Moïse « à la brèche » pour le peuple de Dieu
Lire : Exode 32-34 ; Psaume 106 : 19-23
Il vaut la peine de considérer la conduite de Moïse lors de l'affaire du veau d'or. Sa foi, confrontée à une redoutable épreuve, ne fléchit pas. Il fait face avec simplicité et énergie à une situation pour laquelle il n'avait pas d'instructions précises, mais dans laquelle il agit selon la connaissance qu'il avait de l'Eternel. De sorte que Dieu lui ajoute toujours plus de lumière, comme le jour vient relayer un phare qui a brillé fidèlement dans l'orage et la nuit.
Le peuple avait fait le veau d'or, et s'était incliné devant lui. Rien ne pouvait faire que ce péché n'ait pas été commis, et qu'Israël ne soit pas coupable. Il avait violé le premier commandement de la Loi qu'il s'était engagé à observer. Que faire ?

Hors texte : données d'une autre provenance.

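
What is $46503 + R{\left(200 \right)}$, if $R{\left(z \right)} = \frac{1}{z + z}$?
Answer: $\frac{18601201}{400} \approx 46503.0$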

Toute l'action de Moïse est inspirée non point par le désir de pallier ou d'excuser ce péché, mais par celui que la gloire de Dieu soit sauvegardée, et plus encore, rehaussée. Il est « à la brèche » pour Israël, qu'il aime non seulement parce que c'est le peuple auquel il appartient, mais parce qu'il est le peuple auquel l'Eternel a attaché son nom. Il ne peut donc être détruit, et cependant il le mérite. La gloire de Dieu serait atteinte, soit que ce peuple cesse d'être Son peuple, soit qu'il puisse se livrer impunément à l'idolâtrie.
C'est pourquoi, lorsqu'il s'adresse au peuple, Moïse revendique les droits de Dieu à juger un tel péché avec colère : Israël est le peuple du Dieu saint.
Mais c'est pourquoi aussi, lorsqu'il s'adresse à Dieu, Moïse s'appuie sur ce que Dieu avait promis avant qu'il soit question de la Loi. La puissance souveraine de Dieu doit se glorifier en grâce, sans que cependant le nom de l'Eternel puisse être, à un degré quelconque, associé au mal : l'Eternel est, de sa seule et propre volonté, le Dieu de ce peuple.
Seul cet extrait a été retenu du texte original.